Performance of Uniform and Sparse Non-Uniform Samplers In Presence of Modeling Errors: A Cramer-Rao Bound Based Study

This paper evaluates the performance of uniform and sparse nonuniform sampling techniques (namely nested and coprime sampling) for line spectrum estimation, in presence of nonideal conditions such as perturbation in sampling instants, and limited data for computing statistical averages. Coprime and nested sampling are well-known deterministic sampling techniques that operate at rates significantly lower than Nyquist, and yet allow perfect reconstruction of the spectra of wide sense stationary signals. However, theoretical guarantees for these samplers assume ideal conditions such as synchronous sampling, and ability to perfectly compute statistical expectations. This paper studies the performance of coprime and nested samplers when these assumptions are violated. Using a general grid-based signal model that applies to both spatial and temporal line spectrum estimation, the effect of perturbations in sampling instants is evaluated by deriving fundamental Cramer-Rao Bounds (CRB) for line spectrum estimation with perturbed samplers. For the first time, simplified expressions for the Fisher Information matrix for perturbed coprime and nested samplers are derived, which explicitly highlight the role of coarray.
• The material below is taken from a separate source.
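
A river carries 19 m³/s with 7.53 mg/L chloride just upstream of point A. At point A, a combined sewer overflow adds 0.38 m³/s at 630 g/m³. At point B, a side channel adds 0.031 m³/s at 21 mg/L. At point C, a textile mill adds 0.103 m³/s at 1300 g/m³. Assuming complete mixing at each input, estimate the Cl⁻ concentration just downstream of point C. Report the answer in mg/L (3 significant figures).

26.5 mg/L

After input A: C = (19·7.53 + 0.38·630) / 19.38 = 19.74 mg/L.
After input B: C = (19.38·19.74 + 0.031·21) / 19.41 = 19.74 mg/L.
After input C: C = (19.41·19.74 + 0.103·1300) / 19.51 = 26.49 mg/L.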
Even in presence of perturbations, it is possible to resolve O(M-2) spectral lines under appropriate conditions on the size of the grid. The effect of finite data on the CRB is also studied, and necessary and sufficient conditions are derived to ensure that the CRB decreases monotonically to zero with the number of measurements, even when there are more sources than sensors. Finally, the theoretical results derived in this paper are supported by extensive numerical experiments.